Чуб не изъявил ни радости, ни печали об участи Вакулы. Его мысли заняты были одним: он никак не мог позабыть вероломства Солохи и, сонный, не переставал бранить ее.
Настало утро. Вся церковь еще до света была полна народа. Пожилые женщины, в белых намитках, в белых суконных свитках, набожно крестились у самого входа церковного. Дворянки, в зеленых и желтых кофтах, а иные даже в синих кунтушах с золотыми назади усами, стояли кпереди их. Дивчата, у которых на головах намотана была целая лавка лент, а на шее монист, крестов и дукатов, старались пробраться еще ближе к иконостасу. Но впереди всех стояли дворяне и простые мужики с усами, с чубами, с толстыми шеями и только что выбритыми подбородками, все большею частию в кобеняках, из-под которых выказывалась белая, а у иных и синяя свитка. На всех лицах, куда ни взглянь, виден был праздник. Голова облизывался, воображая, как он разговеется колбасою; дивчата помышляли о том, как они будут ковзатся с хлопцями[25] на льду; старухи усерднее, нежели когда-либо, шептали молитвы. По всей церкви слышно было, как казак Свербигуз клал поклоны.
Одна только Оксана стояла как будто не своя: молилась и не молилась. На сердце у нее столпилось столько разных чувств, одно другого досаднее, одно другого печальнее, что лицо ее выражало одно только сильное смущение; слезы дрожали на глазах. Дивчата не могли понять этому причины и не подозревали, чтобы виною был кузнец.
Однако ж не одна Оксана была занята кузнецом. Все миряне заметили, что праздник — как будто не праздник; что как будто все чего-то недостает. Как на беду, дьяк, после путешествия в мешке, охрип и дребезжал едва слышным голосом; правда, приезжий певчий славно брал баса, но куда бы лучше, если б и кузнец был, который всегда, бывало, как только пели «Отче наш» или «Иже херувимы», всходил на крылос и выводил оттуда тем же самым напевом, каким поют и в Полтаве. К тому же он один исправлял должность церковного ктитора. Уже отошла заутреня; после заутрени отошла обедня… куда ж это, в самом деле, запропастился кузнец!

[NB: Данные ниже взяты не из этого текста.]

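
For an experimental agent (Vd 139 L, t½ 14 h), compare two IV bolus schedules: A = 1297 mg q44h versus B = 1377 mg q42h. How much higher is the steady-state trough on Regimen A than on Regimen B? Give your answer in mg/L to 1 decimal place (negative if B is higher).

-0.2 mg/L

Regimen A: f = (1/2)^(44/14) ≈ 0.1132; Cmin,ss = (1297/139)·f/(1−f) ≈ 1.191 mg/L.
Regimen B: f = (1/2)^(42/14) ≈ 0.1250; Cmin,ss = (1377/139)·f/(1−f) ≈ 1.415 mg/L.
Difference ≈ 1.191 − 1.415 ≈ -0.224 mg/L.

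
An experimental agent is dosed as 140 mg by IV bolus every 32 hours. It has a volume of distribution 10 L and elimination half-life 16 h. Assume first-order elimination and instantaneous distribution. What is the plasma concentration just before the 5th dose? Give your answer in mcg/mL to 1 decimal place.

4.6 mcg/mL

f = (1/2)^(τ/t½) = (1/2)^(32/16) ≈ 0.2500.
C₀ = D/Vd = 140/10 ≈ 14.000 mcg/mL.
Before the 5th dose, 4 doses have been given. Superposition: Cmin = C₀·(f + f² + … + f^4).
≈ 14.000 × (0.2500 + 0.0625 + 0.0156 + 0.0039) ≈ 14.000 × 0.3320 ≈ 4.648 mcg/mL.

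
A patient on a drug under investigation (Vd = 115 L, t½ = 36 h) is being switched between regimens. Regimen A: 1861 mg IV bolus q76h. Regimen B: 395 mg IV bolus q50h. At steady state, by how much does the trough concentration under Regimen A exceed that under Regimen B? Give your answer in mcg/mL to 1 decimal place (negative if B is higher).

2.8 mcg/mL

Regimen A: f = (1/2)^(76/36) ≈ 0.2315; Cmin,ss = (1861/115)·f/(1−f) ≈ 4.875 mcg/mL.
Regimen B: f = (1/2)^(50/36) ≈ 0.3819; Cmin,ss = (395/115)·f/(1−f) ≈ 2.122 mcg/mL.
Difference ≈ 4.875 − 2.122 ≈ 2.753 mcg/mL.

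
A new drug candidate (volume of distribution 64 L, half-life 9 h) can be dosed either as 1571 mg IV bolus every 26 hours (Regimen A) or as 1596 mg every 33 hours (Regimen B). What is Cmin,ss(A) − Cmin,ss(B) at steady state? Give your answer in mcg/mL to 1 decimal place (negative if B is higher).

Regimen A: f = (1/2)^(26/9) ≈ 0.1350; Cmin,ss = (1571/64)·f/(1−f) ≈ 3.831 mcg/mL.
Regimen B: f = (1/2)^(33/9) ≈ 0.0787; Cmin,ss = (1596/64)·f/(1−f) ≈ 2.130 mcg/mL.
Difference ≈ 3.831 − 2.130 ≈ 1.701 mcg/mL.

1.7 mcg/mL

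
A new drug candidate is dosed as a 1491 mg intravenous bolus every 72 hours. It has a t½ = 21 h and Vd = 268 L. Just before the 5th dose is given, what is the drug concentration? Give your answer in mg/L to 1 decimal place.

f = (1/2)^(τ/t½) = (1/2)^(72/21) ≈ 0.0929.
C₀ = D/Vd = 1491/268 ≈ 5.563 mg/L.
Before the 5th dose, 4 doses have been given. Superposition: Cmin = C₀·(f + f² + … + f^4).
≈ 5.563 × (0.0929 + 0.0086 + 0.0008 + 0.0001) ≈ 5.563 × 0.1024 ≈ 0.570 mg/L.

0.6 mg/L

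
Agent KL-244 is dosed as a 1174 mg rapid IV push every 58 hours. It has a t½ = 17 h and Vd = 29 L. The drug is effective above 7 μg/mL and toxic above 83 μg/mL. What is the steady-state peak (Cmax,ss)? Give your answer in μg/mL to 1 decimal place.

k = ln2/t½ = ln2/17 ≈ 0.040773 h⁻¹; fraction remaining f = e^(−kτ) = e^(−0.040773×58) ≈ 0.0940.
At steady state, accumulation factor R = 1/(1 − e^(−kτ)) ≈ 1.1038.
Each bolus raises the concentration by D/Vd = 1174/29 ≈ 40.483 μg/mL.
Cmax,ss = C₀/(1 − f) ≈ 40.483/0.9060 ≈ 44.683 μg/mL.
Peak 44.7 μg/mL vs MTC 83 μg/mL: below toxic threshold.

44.7 μg/mL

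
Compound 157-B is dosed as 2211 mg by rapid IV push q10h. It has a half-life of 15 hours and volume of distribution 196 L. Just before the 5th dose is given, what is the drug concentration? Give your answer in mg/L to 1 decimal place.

f = (1/2)^(τ/t½) = (1/2)^(10/15) ≈ 0.6300.
C₀ = D/Vd = 2211/196 ≈ 11.281 mg/L.
Before the 5th dose, 4 doses have been given. Superposition: Cmin = C₀·(f + f² + … + f^4).
≈ 11.281 × (0.6300 + 0.3969 + 0.2500 + 0.1575) ≈ 11.281 × 1.4344 ≈ 16.181 mg/L.

16.2 mg/L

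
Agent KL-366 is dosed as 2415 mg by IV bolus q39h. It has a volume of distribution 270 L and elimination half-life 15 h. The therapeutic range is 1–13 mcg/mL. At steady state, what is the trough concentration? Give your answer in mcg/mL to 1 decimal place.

τ/t½ = 39/15 ≈ 2.6, so fraction remaining f = (1/2)^(39/15) ≈ 0.1649.
At steady state, accumulation factor R = 1/(1 − e^(−kτ)) ≈ 1.1975.
Single-dose peak C₀ = D/Vd = 2415/270 ≈ 8.944 mcg/mL.
Steady-state peak Cmax,ss = C₀·R ≈ 8.944 × 1.1975 ≈ 10.710 mcg/mL.
One interval later, Cmin,ss = Cmax,ss·e^(−kτ) ≈ 10.710 × 0.1649 ≈ 1.766 mcg/mL.
Trough 1.8 mcg/mL vs MEC 1 mcg/mL: adequate.

1.8 mcg/mL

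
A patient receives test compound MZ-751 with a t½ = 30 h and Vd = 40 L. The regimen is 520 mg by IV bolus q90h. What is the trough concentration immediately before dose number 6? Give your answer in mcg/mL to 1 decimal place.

f = (1/2)^(τ/t½) = (1/2)^(90/30) ≈ 0.1250.
C₀ = D/Vd = 520/40 ≈ 13.000 mcg/mL.
Before the 6th dose, 5 doses have been given. Superposition: Cmin = C₀·(f + f² + … + f^5).
≈ 13.000 × (0.1250 + 0.0156 + 0.0020 + 0.0002 + 0.0000) ≈ 13.000 × 0.1428 ≈ 1.856 mcg/mL.

1.9 mcg/mL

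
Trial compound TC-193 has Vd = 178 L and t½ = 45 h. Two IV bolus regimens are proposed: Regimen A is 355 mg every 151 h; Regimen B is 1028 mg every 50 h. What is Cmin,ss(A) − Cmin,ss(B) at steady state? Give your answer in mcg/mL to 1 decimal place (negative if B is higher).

-4.8 mcg/mL

Regimen A: f = (1/2)^(151/45) ≈ 0.0977; Cmin,ss = (355/178)·f/(1−f) ≈ 0.216 mcg/mL.
Regimen B: f = (1/2)^(50/45) ≈ 0.4629; Cmin,ss = (1028/178)·f/(1−f) ≈ 4.977 mcg/mL.
Difference ≈ 0.216 − 4.977 ≈ -4.761 mcg/mL.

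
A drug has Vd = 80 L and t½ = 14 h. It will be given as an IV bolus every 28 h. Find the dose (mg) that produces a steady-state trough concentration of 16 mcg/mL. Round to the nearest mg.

3840 mg

τ/t½ = 28/14 ≈ 2, so f = (1/2)^(28/14) ≈ 0.250000.
Cmin,ss = (D/Vd)·f/(1−f), so D = Cmin,ss·Vd·(1−f)/f.
D = 16 × 80 × (1−f)/f ≈ 16 × 80 × 3.00000 ≈ 3840.00 mg.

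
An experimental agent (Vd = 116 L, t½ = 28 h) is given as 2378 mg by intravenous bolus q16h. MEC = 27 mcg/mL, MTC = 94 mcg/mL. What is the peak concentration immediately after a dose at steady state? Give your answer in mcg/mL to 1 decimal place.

62.7 mcg/mL

k = ln2/t½ = ln2/28 ≈ 0.024755 h⁻¹; fraction remaining f = e^(−kτ) = e^(−0.024755×16) ≈ 0.6730.
At steady state, accumulation factor R = 1/(1 − e^(−kτ)) ≈ 3.0581.
Each bolus raises the concentration by D/Vd = 2378/116 ≈ 20.500 mcg/mL.
Steady-state peak Cmax,ss = C₀·R ≈ 20.500 × 3.0581 ≈ 62.691 mcg/mL.
Peak 62.7 mcg/mL vs MTC 94 mcg/mL: below toxic threshold.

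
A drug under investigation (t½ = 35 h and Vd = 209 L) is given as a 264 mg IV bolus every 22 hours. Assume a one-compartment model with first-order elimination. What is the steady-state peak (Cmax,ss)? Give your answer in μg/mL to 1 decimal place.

3.6 μg/mL

k = ln2/t½ = ln2/35 ≈ 0.019804 h⁻¹; fraction remaining f = e^(−kτ) = e^(−0.019804×22) ≈ 0.6468.
Accumulation ratio R = 1/(1 − f) ≈ 1/0.3532 ≈ 2.8313.
Each bolus raises the concentration by D/Vd = 264/209 ≈ 1.263 μg/mL.
Steady-state peak Cmax,ss = C₀·R ≈ 1.263 × 2.8313 ≈ 3.576 μg/mL.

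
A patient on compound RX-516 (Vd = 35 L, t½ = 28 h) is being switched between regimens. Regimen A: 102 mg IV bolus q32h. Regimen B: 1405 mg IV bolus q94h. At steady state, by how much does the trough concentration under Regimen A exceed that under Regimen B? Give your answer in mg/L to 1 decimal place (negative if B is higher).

Regimen A: f = (1/2)^(32/28) ≈ 0.4529; Cmin,ss = (102/35)·f/(1−f) ≈ 2.413 mg/L.
Regimen B: f = (1/2)^(94/28) ≈ 0.0976; Cmin,ss = (1405/35)·f/(1−f) ≈ 4.342 mg/L.
Difference ≈ 2.413 − 4.342 ≈ -1.929 mg/L.

-1.9 mg/L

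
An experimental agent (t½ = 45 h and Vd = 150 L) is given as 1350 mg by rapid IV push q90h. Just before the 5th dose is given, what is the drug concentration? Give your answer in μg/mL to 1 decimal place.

3.0 μg/mL

f = (1/2)^(τ/t½) = (1/2)^(90/45) ≈ 0.2500.
C₀ = D/Vd = 1350/150 ≈ 9.000 μg/mL.
Before the 5th dose, 4 doses have been given. Superposition: Cmin = C₀·(f + f² + … + f^4).
≈ 9.000 × (0.2500 + 0.0625 + 0.0156 + 0.0039) ≈ 9.000 × 0.3320 ≈ 2.988 μg/mL.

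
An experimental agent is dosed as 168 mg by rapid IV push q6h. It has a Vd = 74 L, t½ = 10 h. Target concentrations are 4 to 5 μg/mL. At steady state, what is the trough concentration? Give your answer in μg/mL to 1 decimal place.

4.4 μg/mL

Over one 6-h interval, 6/10 ≈ 0.6 half-lives elapse, leaving f ≈ 0.6598 of each dose.
Accumulation ratio R = 1/(1 − f) ≈ 1/0.3402 ≈ 2.9394.
Single-dose peak C₀ = D/Vd = 168/74 ≈ 2.270 μg/mL.
Cmax,ss = C₀/(1 − f) ≈ 2.270/0.3402 ≈ 6.673 μg/mL.
Steady-state trough Cmin,ss = Cmax,ss·f ≈ 6.673 × 0.6598 ≈ 4.403 μg/mL.
Trough 4.4 μg/mL vs MEC 4 μg/mL: adequate.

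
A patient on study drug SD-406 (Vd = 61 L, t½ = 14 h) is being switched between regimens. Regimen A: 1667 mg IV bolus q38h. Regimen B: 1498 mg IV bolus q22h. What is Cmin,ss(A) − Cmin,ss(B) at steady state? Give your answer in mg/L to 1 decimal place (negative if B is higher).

Regimen A: f = (1/2)^(38/14) ≈ 0.1524; Cmin,ss = (1667/61)·f/(1−f) ≈ 4.914 mg/L.
Regimen B: f = (1/2)^(22/14) ≈ 0.3365; Cmin,ss = (1498/61)·f/(1−f) ≈ 12.454 mg/L.
Difference ≈ 4.914 − 12.454 ≈ -7.540 mg/L.

-7.5 mg/L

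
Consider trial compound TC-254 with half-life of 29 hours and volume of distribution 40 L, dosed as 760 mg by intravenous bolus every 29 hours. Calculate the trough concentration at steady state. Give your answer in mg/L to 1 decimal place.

19.0 mg/L

τ = 29 h = 1 half-life, so f = (1/2)^1 = 0.5.
Accumulation ratio R = 1/(1 − f) = 1/0.5 = 2/1.
Single-dose peak C₀ = D/Vd = 760/40 = 19 mg/L.
Steady-state peak Cmax,ss = C₀·R = 19 × 2/1 ≈ 38.000 mg/L.
Steady-state trough Cmin,ss = Cmax,ss·f ≈ 38.000 × 0.5 ≈ 19.000 mg/L.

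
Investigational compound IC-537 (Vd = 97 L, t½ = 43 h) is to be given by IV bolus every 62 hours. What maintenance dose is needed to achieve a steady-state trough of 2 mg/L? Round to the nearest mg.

333 mg

τ/t½ = 62/43 ≈ 1.4419, so f = (1/2)^(62/43) ≈ 0.368092.
Cmin,ss = (D/Vd)·f/(1−f), so D = Cmin,ss·Vd·(1−f)/f.
D = 2 × 97 × (1−f)/f ≈ 2 × 97 × 1.71671 ≈ 333.04 mg.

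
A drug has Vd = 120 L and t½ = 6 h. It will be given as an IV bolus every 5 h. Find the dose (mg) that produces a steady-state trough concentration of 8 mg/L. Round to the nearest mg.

751 mg

τ/t½ = 5/6 ≈ 0.83333, so f = (1/2)^(5/6) ≈ 0.561231.
Cmin,ss = (D/Vd)·f/(1−f), so D = Cmin,ss·Vd·(1−f)/f.
D = 8 × 120 × (1−f)/f ≈ 8 × 120 × 0.78180 ≈ 750.53 mg.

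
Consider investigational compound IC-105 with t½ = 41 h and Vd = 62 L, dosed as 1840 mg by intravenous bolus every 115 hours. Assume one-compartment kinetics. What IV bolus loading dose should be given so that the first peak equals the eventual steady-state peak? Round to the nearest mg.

2147 mg

f = (1/2)^(115/41) ≈ 0.143103; accumulation ratio R = 1/(1−f) ≈ 1.16700.
Loading dose to hit Cmax,ss on first dose: D_load = D_maint·R ≈ 1840 × 1.16700 ≈ 2147.28 mg.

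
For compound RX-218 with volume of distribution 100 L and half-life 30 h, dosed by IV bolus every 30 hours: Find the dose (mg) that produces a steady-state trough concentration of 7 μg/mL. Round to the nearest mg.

700 mg

τ/t½ = 30/30 ≈ 1, so f = (1/2)^(30/30) ≈ 0.500000.
Cmin,ss = (D/Vd)·f/(1−f), so D = Cmin,ss·Vd·(1−f)/f.
D = 7 × 100 × (1−f)/f ≈ 7 × 100 × 1.00000 ≈ 700.00 mg.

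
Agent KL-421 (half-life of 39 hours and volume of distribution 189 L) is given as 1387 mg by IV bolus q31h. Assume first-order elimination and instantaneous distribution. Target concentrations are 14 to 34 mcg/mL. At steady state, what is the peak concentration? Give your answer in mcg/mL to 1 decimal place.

Over one 31-h interval, 31/39 ≈ 0.79487 half-lives elapse, leaving f ≈ 0.5764 of each dose.
At steady state, accumulation factor R = 1/(1 − e^(−kτ)) ≈ 2.3607.
Single-dose peak C₀ = D/Vd = 1387/189 ≈ 7.339 mcg/mL.
Cmax,ss = C₀/(1 − f) ≈ 7.339/0.4236 ≈ 17.325 mcg/mL.
Peak 17.3 mcg/mL vs MTC 34 mcg/mL: below toxic threshold.

17.3 mcg/mL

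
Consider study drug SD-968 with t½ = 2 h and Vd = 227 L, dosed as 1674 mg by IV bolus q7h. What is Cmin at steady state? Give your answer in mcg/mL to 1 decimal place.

0.7 mcg/mL

τ/t½ = 7/2 ≈ 3.5, so fraction remaining f = (1/2)^(7/2) ≈ 0.0884.
At steady state, accumulation factor R = 1/(1 − e^(−kτ)) ≈ 1.0970.
Each bolus raises the concentration by D/Vd = 1674/227 ≈ 7.374 mcg/mL.
Steady-state peak Cmax,ss = C₀·R ≈ 7.374 × 1.0970 ≈ 8.089 mcg/mL.
One interval later, Cmin,ss = Cmax,ss·e^(−kτ) ≈ 8.089 × 0.0884 ≈ 0.715 mcg/mL.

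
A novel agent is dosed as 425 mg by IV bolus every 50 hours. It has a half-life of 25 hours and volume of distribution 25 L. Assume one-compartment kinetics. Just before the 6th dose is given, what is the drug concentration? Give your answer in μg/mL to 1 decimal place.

5.7 μg/mL

f = (1/2)^(τ/t½) = (1/2)^(50/25) ≈ 0.2500.
C₀ = D/Vd = 425/25 ≈ 17.000 μg/mL.
Before the 6th dose, 5 doses have been given. Superposition: Cmin = C₀·(f + f² + … + f^5).
≈ 17.000 × (0.2500 + 0.0625 + 0.0156 + 0.0039 + 0.0010) ≈ 17.000 × 0.3330 ≈ 5.661 μg/mL.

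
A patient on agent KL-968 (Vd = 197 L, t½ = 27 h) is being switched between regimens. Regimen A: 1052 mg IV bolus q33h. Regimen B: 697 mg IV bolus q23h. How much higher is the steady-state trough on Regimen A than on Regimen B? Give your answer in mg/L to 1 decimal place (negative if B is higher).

Regimen A: f = (1/2)^(33/27) ≈ 0.4286; Cmin,ss = (1052/197)·f/(1−f) ≈ 4.006 mg/L.
Regimen B: f = (1/2)^(23/27) ≈ 0.5541; Cmin,ss = (697/197)·f/(1−f) ≈ 4.397 mg/L.
Difference ≈ 4.006 − 4.397 ≈ -0.391 mg/L.

-0.4 mg/L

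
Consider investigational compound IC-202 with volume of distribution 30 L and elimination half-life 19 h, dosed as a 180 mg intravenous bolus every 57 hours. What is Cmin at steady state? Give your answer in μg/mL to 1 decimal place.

0.9 μg/mL

The dosing interval is 3 half-lives, so f = 2^(−3) = 0.125.
At steady state, R = 1/(1 − 0.125) = 8/7.
Single-dose peak C₀ = D/Vd = 180/30 = 6 μg/mL.
Steady-state peak Cmax,ss = C₀·R = 6 × 8/7 ≈ 6.857 μg/mL.
Steady-state trough Cmin,ss = Cmax,ss·f ≈ 6.857 × 0.125 ≈ 0.857 μg/mL.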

Еще быстрее в остальное время ночи несся черт с кузнецом назад, и мигом очутился Вакула подле своей хаты. В это время пропел петух.
— Куда? — закричал кузнец, ухватя за хвост хотевшего убежать черта, — постой, приятель, еще не все: я еще не поблагодарил тебя.
Тут, схвативши хворостину, отвесил он ему три удара, и бедный черт припустил бежать, как мужик, которого только что выпарил заседатель. Итак, вместо того, чтобы провесть, соблазнить и одурачить других, враг человеческого рода был сам одурачен.
После сего Вакула вошел в сени, зарылся в сено и проспал до обеда. Проснувшись, он испугался, когда увидел, что солнце уже высоко! «Я проспал заутреню и обедню!»
Тут благочестивый кузнец погрузился в уныние, рассуждая, что это, верно, Бог нарочно, в наказание за грешное его намерение погубить свою душу, наслал сон, который не дал даже ему побывать в такой торжественный праздник в церкви. Но однако ж, успокоив себя тем, что в следующую неделю исповедается в этом попу, и с нынешнего же дня начнет бить по пятидесяти поклонов целый год, заглянул он в хату; но в ней не было никого. Видно, Солоха еще не возвращалась.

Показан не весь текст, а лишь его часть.